Tout en vouant sa carrière au passé, Christina Cameron garde les pieds bien ancrés dans le présent et la tête tournée vers l’avenir. Comme le dit l’adage amérindien qu’elle affectionne particulièrement : « On ne reçoit pas le monde en héritage de nos parents. On l’emprunte aux générations futures. »
Aujourd’hui, le Québec, le Canada et bien d’autres nations considèrent Christina Cameron comme une grande défricheuse dans l’histoire de la conservation du patrimoine culturel. Pour elle, le patrimoine n’est pas un concept figé dans le temps et il faut aborder sa conservation, sa mise en valeur, son appropriation et sa gestion dans un esprit d’ouverture.
« À la Chaire de recherche du Canada en patrimoine bâti, nous ne sommes pas simplement des chercheurs en vase clos. Nous participons à plusieurs projets de société. » Ainsi, l’analyse fine de l’experte et son approche du caractère évolutif de la valeur universelle du patrimoine aiguillent les professionnels du monde entier.
C’est durant les premières années de sa carrière à Québec, pour Parcs Canada, que l’intérêt de Christina Cameron pour le patrimoine se cristallise. Elle œuvre à titre de chercheure et de directrice générale des « Lieux historiques nationaux » de 1970 à 2005. « Mon passage à Québec a beaucoup influencé le reste de ma carrière. J’y ai dirigé des recherches sur le patrimoine bâti de la capitale. Le Vieux-Québec a été une révélation et une grande source d’inspiration. »
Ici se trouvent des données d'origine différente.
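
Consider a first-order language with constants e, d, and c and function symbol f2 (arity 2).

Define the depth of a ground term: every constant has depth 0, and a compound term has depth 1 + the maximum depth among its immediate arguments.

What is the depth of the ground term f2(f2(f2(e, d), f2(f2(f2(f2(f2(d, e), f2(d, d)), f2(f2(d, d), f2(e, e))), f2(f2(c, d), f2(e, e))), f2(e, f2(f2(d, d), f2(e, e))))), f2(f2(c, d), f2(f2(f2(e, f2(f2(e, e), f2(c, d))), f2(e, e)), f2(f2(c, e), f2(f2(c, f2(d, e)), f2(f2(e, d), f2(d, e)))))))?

depth(f2(e, d)) = 1 + max(0, 0) = 1
depth(f2(d, e)) = 1 + max(0, 0) = 1
depth(f2(d, d)) = 1 + max(0, 0) = 1
depth(f2(f2(d, e), f2(d, d))) = 1 + max(1, 1) = 2
depth(f2(e, e)) = 1 + max(0, 0) = 1
depth(f2(f2(d, d), f2(e, e))) = 1 + max(1, 1) = 2
depth(f2(f2(f2(d, e), f2(d, d)), f2(f2(d, d), f2(e, e)))) = 1 + max(2, 2) = 3
depth(f2(c, d)) = 1 + max(0, 0) = 1
depth(f2(f2(c, d), f2(e, e))) = 1 + max(1, 1) = 2
depth(f2(f2(f2(f2(d, e), f2(d, d)), f2(f2(d, d), f2(e, e))), f2(f2(c, d), f2(e, e)))) = 1 + max(3, 2) = 4
depth(f2(e, f2(f2(d, d), f2(e, e)))) = 1 + max(0, 2) = 3
depth(f2(f2(f2(f2(f2(d, e), f2(d, d)), f2(f2(d, d), f2(e, e))), f2(f2(c, d), f2(e, e))), f2(e, f2(f2(d, d), f2(e, e))))) = 1 + max(4, 3) = 5
depth(f2(f2(e, d), f2(f2(f2(f2(f2(d, e), f2(d, d)), f2(f2(d, d), f2(e, e))), f2(f2(c, d), f2(e, e))), f2(e, f2(f2(d, d), f2(e, e)))))) = 1 + max(1, 5) = 6
depth(f2(f2(e, e), f2(c, d))) = 1 + max(1, 1) = 2
depth(f2(e, f2(f2(e, e), f2(c, d)))) = 1 + max(0, 2) = 3
depth(f2(f2(e, f2(f2(e, e), f2(c, d))), f2(e, e))) = 1 + max(3, 1) = 4
depth(f2(c, e)) = 1 + max(0, 0) = 1
depth(f2(c, f2(d, e))) = 1 + max(0, 1) = 2
depth(f2(f2(e, d), f2(d, e))) = 1 + max(1, 1) = 2
depth(f2(f2(c, f2(d, e)), f2(f2(e, d), f2(d, e)))) = 1 + max(2, 2) = 3
depth(f2(f2(c, e), f2(f2(c, f2(d, e)), f2(f2(e, d), f2(d, e))))) = 1 + max(1, 3) = 4
depth(f2(f2(f2(e, f2(f2(e, e), f2(c, d))), f2(e, e)), f2(f2(c, e), f2(f2(c, f2(d, e)), f2(f2(e, d), f2(d, e)))))) = 1 + max(4, 4) = 5
depth(f2(f2(c, d), f2(f2(f2(e, f2(f2(e, e), f2(c, d))), f2(e, e)), f2(f2(c, e), f2(f2(c, f2(d, e)), f2(f2(e, d), f2(d, e))))))) = 1 + max(1, 5) = 6
depth(f2(f2(f2(e, d), f2(f2(f2(f2(f2(d, e), f2(d, d)), f2(f2(d, d), f2(e, e))), f2(f2(c, d), f2(e, e))), f2(e, f2(f2(d, d), f2(e, e))))), f2(f2(c, d), f2(f2(f2(e, f2(f2(e, e), f2(c, d))), f2(e, e)), f2(f2(c, e), f2(f2(c, f2(d, e)), f2(f2(e, d), f2(d, e)))))))) = 1 + max(6, 6) = 7

7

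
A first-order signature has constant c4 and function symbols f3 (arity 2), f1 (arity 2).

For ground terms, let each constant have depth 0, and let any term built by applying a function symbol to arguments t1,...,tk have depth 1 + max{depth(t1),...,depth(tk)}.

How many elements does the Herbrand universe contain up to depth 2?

Let N_k count ground terms of depth at most k. Each non-constant term of depth ≤ k is some function symbol applied to depth-≤(k−1) arguments, giving N_k = 1 + N_{k-1}^2 + N_{k-1}^2.
N_0 = 1
N_1 = 1 + 1^2 + 1^2 = 3
N_2 = 1 + 3^2 + 3^2 = 19

19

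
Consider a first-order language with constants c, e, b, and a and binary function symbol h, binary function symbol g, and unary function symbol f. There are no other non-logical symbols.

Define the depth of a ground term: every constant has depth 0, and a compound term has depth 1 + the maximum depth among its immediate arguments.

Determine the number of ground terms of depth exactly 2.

Write N_k for the number of ground terms of depth ≤ k. A term of depth ≤ k is either a constant or a function symbol applied to arguments of depth ≤ k−1, so N_k = 4 + N_{k-1}^2 + N_{k-1}^2 + N_{k-1}.
N_0 = 4
N_1 = 4 + 4^2 + 4^2 + 4 = 40
N_2 = 4 + 40^2 + 40^2 + 40 = 3244
Terms of depth exactly 2: N_2 − N_1 = 3244 − 40 = 3204.

3204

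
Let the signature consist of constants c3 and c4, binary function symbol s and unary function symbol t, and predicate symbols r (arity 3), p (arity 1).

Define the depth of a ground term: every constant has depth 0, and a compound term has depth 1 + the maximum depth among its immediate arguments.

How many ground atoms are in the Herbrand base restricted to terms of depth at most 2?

First count ground terms of depth ≤ 2.
If N_k denotes the number of depth-≤k ground terms, the 2 constants give N_0 = 2, and each function symbol of arity r contributes N_{k-1}^r new terms at level k: N_k = 2 + N_{k-1}^2 + N_{k-1}.
N_0 = 2
N_1 = 2 + 2^2 + 2 = 8
N_2 = 2 + 8^2 + 8 = 74
So |H| = 74.
A ground atom is a predicate applied to a tuple of terms from H, so the count is the sum over predicates of |H|^arity:
  r: 74^3 = 405224;  p: 74
Total ground atoms: 405224 + 74 = 405298.

405298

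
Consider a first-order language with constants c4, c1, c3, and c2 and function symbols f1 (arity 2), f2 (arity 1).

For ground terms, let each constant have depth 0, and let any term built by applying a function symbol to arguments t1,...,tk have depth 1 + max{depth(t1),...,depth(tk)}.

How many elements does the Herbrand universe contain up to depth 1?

24

If N_k denotes the number of depth-≤k ground terms, the 4 constants give N_0 = 4, and each function symbol of arity r contributes N_{k-1}^r new terms at level k: N_k = 4 + N_{k-1}^2 + N_{k-1}.
N_0 = 4
N_1 = 4 + 4^2 + 4 = 24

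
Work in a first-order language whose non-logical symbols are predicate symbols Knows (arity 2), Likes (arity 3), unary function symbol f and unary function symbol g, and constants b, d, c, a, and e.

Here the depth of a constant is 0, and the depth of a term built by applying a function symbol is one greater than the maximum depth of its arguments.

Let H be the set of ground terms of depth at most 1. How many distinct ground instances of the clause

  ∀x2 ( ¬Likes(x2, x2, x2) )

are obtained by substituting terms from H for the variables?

15

Ground terms of depth ≤ 1:
  Count level by level. With function symbols f/1, g/1, the terms of depth ≤ k are the 5 constants together with each function applied to depth-≤(k−1) tuples, so N_k = 5 + N_{k-1} + N_{k-1}.
  N_0 = 5
  N_1 = 5 + 5 + 5 = 15
So there are 15 ground terms available for substitution.
The body mentions the single quantified variable x2; since ground terms form a free algebra, no two substitutions collapse to the same formula.
Number of ground instances = 15.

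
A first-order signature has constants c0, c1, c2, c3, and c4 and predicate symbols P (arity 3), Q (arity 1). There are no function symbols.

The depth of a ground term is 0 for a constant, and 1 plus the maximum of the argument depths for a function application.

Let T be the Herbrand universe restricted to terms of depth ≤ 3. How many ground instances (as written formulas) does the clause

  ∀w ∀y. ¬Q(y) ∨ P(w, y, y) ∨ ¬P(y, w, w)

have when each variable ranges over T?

Ground terms of depth ≤ 3:
  With no function symbols every ground term is a constant, so there are exactly 5 ground terms at every depth bound.
  N_0 = 5
  N_1 = 5
  N_2 = 5
  N_3 = 5
  Explicitly: c0, c1, c2, c3, c4.
So there are 5 ground terms available for substitution.
Each of w, y ranges independently over the available ground terms, and distinct assignments produce distinct instances.
Number of ground instances = 5^2 = 25.

25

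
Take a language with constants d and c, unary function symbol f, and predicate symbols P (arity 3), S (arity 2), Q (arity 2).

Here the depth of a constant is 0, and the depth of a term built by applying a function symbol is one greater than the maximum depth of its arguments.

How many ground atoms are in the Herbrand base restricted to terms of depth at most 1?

96

First count ground terms of depth ≤ 1.
Count level by level. With function symbols f/1, the terms of depth ≤ k are the 2 constants together with each function applied to depth-≤(k−1) tuples, so N_k = 2 + N_{k-1}.
N_0 = 2
N_1 = 2 + 2 = 4
So |H| = 4.
A ground atom is a predicate applied to a tuple of terms from H, so the count is the sum over predicates of |H|^arity:
  P: 4^3 = 64;  S: 4^2 = 16;  Q: 4^2 = 16
Total ground atoms: 64 + 16 + 16 = 96.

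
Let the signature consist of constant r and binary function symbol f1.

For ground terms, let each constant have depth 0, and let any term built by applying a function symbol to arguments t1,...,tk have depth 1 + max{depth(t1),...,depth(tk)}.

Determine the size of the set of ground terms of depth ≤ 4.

Let N_k = |{terms of depth ≤ k}|. Then N_0 = 1 and N_k = 1 + N_{k-1}^2 for k ≥ 1 (one summand per function symbol, arity giving the exponent).
N_0 = 1
N_1 = 1 + 1^2 = 2
N_2 = 1 + 2^2 = 5
N_3 = 1 + 5^2 = 26
N_4 = 1 + 26^2 = 677

677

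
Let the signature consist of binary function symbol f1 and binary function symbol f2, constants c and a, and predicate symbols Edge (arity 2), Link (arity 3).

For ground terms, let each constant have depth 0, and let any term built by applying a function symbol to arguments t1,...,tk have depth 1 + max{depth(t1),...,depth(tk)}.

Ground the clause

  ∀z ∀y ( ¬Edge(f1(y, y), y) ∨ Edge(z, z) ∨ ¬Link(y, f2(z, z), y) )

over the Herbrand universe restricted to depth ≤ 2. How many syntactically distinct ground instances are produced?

Ground terms of depth ≤ 2:
  Let N_k = |{terms of depth ≤ k}|. Then N_0 = 2 and N_k = 2 + N_{k-1}^2 + N_{k-1}^2 for k ≥ 1 (one summand per function symbol, arity giving the exponent).
  N_0 = 2
  N_1 = 2 + 2^2 + 2^2 = 10
  N_2 = 2 + 10^2 + 10^2 = 202
So there are 202 ground terms available for substitution.
Each of z, y ranges independently over the available ground terms, and distinct assignments produce distinct instances.
Number of ground instances = 202^2 = 40804.

40804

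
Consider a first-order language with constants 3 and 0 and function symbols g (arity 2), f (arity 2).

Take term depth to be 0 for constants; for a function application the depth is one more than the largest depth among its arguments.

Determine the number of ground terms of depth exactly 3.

Let N_k count ground terms of depth at most k. Each non-constant term of depth ≤ k is some function symbol applied to depth-≤(k−1) arguments, giving N_k = 2 + N_{k-1}^2 + N_{k-1}^2.
N_0 = 2
N_1 = 2 + 2^2 + 2^2 = 10
N_2 = 2 + 10^2 + 10^2 = 202
N_3 = 2 + 202^2 + 202^2 = 81610
Terms of depth exactly 3: N_3 − N_2 = 81610 − 202 = 81408.

81408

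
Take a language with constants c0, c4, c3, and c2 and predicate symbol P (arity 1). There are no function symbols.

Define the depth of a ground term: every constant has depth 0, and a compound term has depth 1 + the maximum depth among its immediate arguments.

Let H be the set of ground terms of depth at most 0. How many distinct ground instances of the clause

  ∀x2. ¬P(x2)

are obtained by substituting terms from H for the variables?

4

Ground terms of depth ≤ 0:
  With no function symbols every ground term is a constant, so there are exactly 4 ground terms at every depth bound.
  N_0 = 4
So there are 4 ground terms available for substitution.
The clause has 1 distinct variable (x2), which appears in the body. In the free term algebra distinct substitutions yield syntactically distinct ground instances.
Number of ground instances = 4.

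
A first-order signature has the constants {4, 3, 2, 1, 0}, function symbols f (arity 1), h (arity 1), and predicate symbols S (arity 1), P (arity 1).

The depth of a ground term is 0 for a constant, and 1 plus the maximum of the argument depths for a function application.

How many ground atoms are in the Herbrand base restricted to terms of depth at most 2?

70

First count ground terms of depth ≤ 2.
Count level by level. With function symbols f/1, h/1, the terms of depth ≤ k are the 5 constants together with each function applied to depth-≤(k−1) tuples, so N_k = 5 + N_{k-1} + N_{k-1}.
N_0 = 5
N_1 = 5 + 5 + 5 = 15
N_2 = 5 + 15 + 15 = 35
So |H| = 35.
Each predicate of arity r yields |H|^r ground atoms (one per choice of an r-tuple from H):
  S: 35;  P: 35
Total ground atoms: 35 + 35 = 70.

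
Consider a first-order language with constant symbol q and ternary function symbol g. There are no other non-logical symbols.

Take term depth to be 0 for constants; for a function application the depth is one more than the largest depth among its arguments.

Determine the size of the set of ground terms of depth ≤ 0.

If N_k denotes the number of depth-≤k ground terms, the 1 constant gives N_0 = 1, and each function symbol of arity r contributes N_{k-1}^r new terms at level k: N_k = 1 + N_{k-1}^3.
N_0 = 1
Explicitly: q.

1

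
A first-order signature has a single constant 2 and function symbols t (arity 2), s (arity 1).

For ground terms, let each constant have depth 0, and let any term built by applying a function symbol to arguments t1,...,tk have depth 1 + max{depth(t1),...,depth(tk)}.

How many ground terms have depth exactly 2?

Let N_k = |{terms of depth ≤ k}|. Then N_0 = 1 and N_k = 1 + N_{k-1}^2 + N_{k-1} for k ≥ 1 (one summand per function symbol, arity giving the exponent).
N_0 = 1
N_1 = 1 + 1^2 + 1 = 3
N_2 = 1 + 3^2 + 3 = 13
Terms of depth exactly 2: N_2 − N_1 = 13 − 3 = 10.

10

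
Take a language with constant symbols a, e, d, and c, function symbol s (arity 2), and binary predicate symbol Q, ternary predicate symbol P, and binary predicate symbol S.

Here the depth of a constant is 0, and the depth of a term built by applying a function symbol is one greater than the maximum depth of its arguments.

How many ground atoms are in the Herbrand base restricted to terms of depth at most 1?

First count ground terms of depth ≤ 1.
If N_k denotes the number of depth-≤k ground terms, the 4 constants give N_0 = 4, and each function symbol of arity r contributes N_{k-1}^r new terms at level k: N_k = 4 + N_{k-1}^2.
N_0 = 4
N_1 = 4 + 4^2 = 20
So |H| = 20.
Each predicate of arity r yields |H|^r ground atoms (one per choice of an r-tuple from H):
  Q: 20^2 = 400;  P: 20^3 = 8000;  S: 20^2 = 400
Total ground atoms: 400 + 8000 + 400 = 8800.

8800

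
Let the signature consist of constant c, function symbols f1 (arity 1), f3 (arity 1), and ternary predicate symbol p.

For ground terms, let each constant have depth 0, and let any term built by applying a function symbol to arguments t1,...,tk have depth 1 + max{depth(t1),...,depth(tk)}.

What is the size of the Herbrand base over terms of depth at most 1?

First count ground terms of depth ≤ 1.
Let N_k = |{terms of depth ≤ k}|. Then N_0 = 1 and N_k = 1 + N_{k-1} + N_{k-1} for k ≥ 1 (one summand per function symbol, arity giving the exponent).
N_0 = 1
N_1 = 1 + 1 + 1 = 3
Explicitly: c, f1(c), f3(c).
So |H| = 3.
For each predicate symbol, the number of ground atoms is |H| raised to its arity; summing:
  p: 3^3 = 27
Total ground atoms: 27.

27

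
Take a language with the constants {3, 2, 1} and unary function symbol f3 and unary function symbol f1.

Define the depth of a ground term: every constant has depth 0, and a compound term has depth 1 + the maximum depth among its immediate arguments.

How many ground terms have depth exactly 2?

12

Write N_k for the number of ground terms of depth ≤ k. A term of depth ≤ k is either a constant or a function symbol applied to arguments of depth ≤ k−1, so N_k = 3 + N_{k-1} + N_{k-1}.
N_0 = 3
N_1 = 3 + 3 + 3 = 9
N_2 = 3 + 9 + 9 = 21
Terms of depth exactly 2: N_2 − N_1 = 21 − 9 = 12.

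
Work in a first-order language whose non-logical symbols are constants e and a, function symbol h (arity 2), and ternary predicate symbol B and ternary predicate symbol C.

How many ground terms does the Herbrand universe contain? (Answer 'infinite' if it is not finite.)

The signature has at least one function symbol (h, arity 2) and at least one constant (e).
Iterating h gives infinitely many distinct ground terms: e, h(e, e), h(h(e, e), h(e, e)), ...
So the Herbrand universe is infinite.

infinite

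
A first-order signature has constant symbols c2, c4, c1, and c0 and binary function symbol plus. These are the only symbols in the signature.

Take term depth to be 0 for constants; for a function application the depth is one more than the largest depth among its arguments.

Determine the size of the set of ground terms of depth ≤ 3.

If N_k denotes the number of depth-≤k ground terms, the 4 constants give N_0 = 4, and each function symbol of arity r contributes N_{k-1}^r new terms at level k: N_k = 4 + N_{k-1}^2.
N_0 = 4
N_1 = 4 + 4^2 = 20
N_2 = 4 + 20^2 = 404
N_3 = 4 + 404^2 = 163220

163220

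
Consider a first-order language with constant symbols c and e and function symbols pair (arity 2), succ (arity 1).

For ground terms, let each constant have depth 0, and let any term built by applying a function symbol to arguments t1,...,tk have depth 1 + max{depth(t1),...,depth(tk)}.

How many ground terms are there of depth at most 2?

74

Write N_k for the number of ground terms of depth ≤ k. A term of depth ≤ k is either a constant or a function symbol applied to arguments of depth ≤ k−1, so N_k = 2 + N_{k-1}^2 + N_{k-1}.
N_0 = 2
N_1 = 2 + 2^2 + 2 = 8
N_2 = 2 + 8^2 + 8 = 74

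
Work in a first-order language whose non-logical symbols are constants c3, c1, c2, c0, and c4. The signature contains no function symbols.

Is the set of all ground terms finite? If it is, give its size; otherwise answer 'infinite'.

There are no function symbols, so every ground term is one of the 5 constants.
The Herbrand universe is {c3, c1, c2, c0, c4}, which is finite with 5 elements.

5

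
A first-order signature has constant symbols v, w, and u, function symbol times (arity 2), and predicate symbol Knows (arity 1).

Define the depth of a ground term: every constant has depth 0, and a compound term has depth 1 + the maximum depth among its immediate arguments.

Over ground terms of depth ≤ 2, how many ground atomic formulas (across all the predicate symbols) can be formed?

147

First count ground terms of depth ≤ 2.
Count level by level. With function symbols times/2, the terms of depth ≤ k are the 3 constants together with each function applied to depth-≤(k−1) tuples, so N_k = 3 + N_{k-1}^2.
N_0 = 3
N_1 = 3 + 3^2 = 12
N_2 = 3 + 12^2 = 147
So |H| = 147.
A ground atom is a predicate applied to a tuple of terms from H, so the count is the sum over predicates of |H|^arity:
  Knows: 147
Total ground atoms: 147.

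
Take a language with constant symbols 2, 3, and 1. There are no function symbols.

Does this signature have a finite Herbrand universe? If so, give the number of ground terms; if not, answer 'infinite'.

There are no function symbols, so every ground term is one of the 3 constants.
The Herbrand universe is {2, 3, 1}, which is finite with 3 elements.

3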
Au fil du temps, ses minutieux travaux de recherche sur le patrimoine paysager et la conservation du patrimoine culturel matériel et immatériel attirent l’attention. Puis, son tempérament de précurseure et ses réalisations la propulsent vers l’international alors qu’elle prend la direction de la délégation canadienne au Comité du patrimoine mondial de l’Organisation des Nations unies pour l’éducation, la science et la culture (UNESCO), de 1990 à 2008. Une tâche qui demande jugement et discernement au moment d’inscrire une ville dans le club sélect des sites à valeur universelle, de protéger une espèce animale menacée d’extinction ou encore de préserver un écosystème fragilisé par la pression touristique.
« Le comité ne souhaite pas mettre les villes sous cloche ni en faire des musées à ciel ouvert. Le patrimoine ne doit pas prendre tout l’espace, il doit laisser la place au bien-être des populations. […] Le comité prend des décisions pour assurer la pérennité des biens et des lieux et, parfois, cela implique des changements pour les rendre utiles. C’est là où la conservation rejoint le développement durable. »
Toujours pour l’UNESCO, Christina Cameron a présidé le comité d’experts responsable de la création de la stratégie globale pour une liste plus représentative du patrimoine mondial. « Nous avons ouvert la Convention du patrimoine mondial et élargi sa mise en œuvre pour considérer l’Afrique et certaines parties de l’Asie absentes de la liste. On ne voyait pas leur place dans un système qui semblait surtout valoriser le patrimoine bâti : châteaux, monastères, etc. »
Ainsi, l’apport intellectuel et la collaboration de Christina Cameron à divers groupes internationaux accélèrent l’avancement des connaissances sur les enjeux du patrimoine mondial.
Théoricienne convaincante, source fiable pour les médias nationaux et étrangers, référence pour le remaniement de lois et de politiques, la spécialiste a vu son rayon d’action s’étendre sans cesse. Concrètement, elle a été nommée membre de comités scientifiques pour la révision de la Loi sur les biens culturels (2007) et de politiques du patrimoine culturel québécois (2016-2017 et 2007).
Mais c’est dans son rôle de professeure à l’École d’architecture de l’Université de Montréal et à la direction de la Chaire de recherche que l’approche de Christina Cameron se concrétise le mieux depuis 2005. « C’est en formant la jeunesse qu’on arrive à changer les choses. »
Ainsi, elle sollicite son vaste réseau pour favoriser le partage d’idées et le débat constructif. Attachée à la formation d’une relève compétente et engagée, Christina Cameron organise les Tables rondes de Montréal et y invite des experts internationaux et nationaux. Ce réseautage – entre ses collègues du Québec, ses étudiants et les spécialistes – concourt à élever la pensée et à alimenter les discussions sur des enjeux aussi pertinents que la valeur culturelle de la nature, les effets du tourisme de masse ou encore la perception des lieux de mémoire.
« Il ne faut pas oublier que l’on construit le patrimoine de demain. Le défi est donc d’ajouter des “couches de valeur” pour préserver les éléments du passé sans refréner l’avenir. » Voilà un propos illustrant bien que Christina Cameron ne déroge jamais de sa ligne de pensée.